A Teacher in Tanzania: Paul’s story
Former teacher Paul Jennings took a real chance when he left UK classrooms to volunteer as a teacher facilitator in one of the most deprived parts of Tanzania.
“I’m a teacher facilitator in Lindi. My role involves working with teachers at 12 different secondary schools, aiming to give them a few more tools that they can use to engage children.
Lindi has some of the poorest educational outcomes in Tanzania, and retaining pupils from primary to secondary school is a real challenge.
Change can be slow in projects like this but there was a real positive difference over time. The work we did to train ‘teacher mentors’ was a real leap forward. I trained five promising teachers to do what us facilitators were doing, so that they could continue to impart that knowledge for years to come. We actually found the local staff learnt from their fellow teachers better than from us volunteers.
One teacher in particular has really improved. Rebecca from Angaza School came forward to work with me, and had only been teaching a year. She had so much enthusiasm and a rapport with students that you don’t see very often. She had a genuine warmth and real joy for her work.
I believe that education has to be the root of everything. It’s key, but one of the hardest things to address. If you don’t give children a strong education from the start, they can’t take advantage of opportunities that come up. They might make lifestyle choices that will make it difficult for their families to escape poverty.
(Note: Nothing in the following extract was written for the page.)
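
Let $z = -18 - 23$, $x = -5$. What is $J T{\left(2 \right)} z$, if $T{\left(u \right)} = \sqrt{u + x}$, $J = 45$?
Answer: $- 1845 i \sqrt{3} \approx - 3195.6 i$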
It’s about sharing technical skills and knowledge, and an understanding of how they can find a way to build a better future.
Volunteering offers something unique. It’s where VSO really stands out, placing highly skilled professionals where they are needed most. They’re experts in their own right and can lend a huge amount of knowledge. But by working together with local partners, they can find the best match for the solution. It’s the blend of experiences that leads to the most innovative thinking.”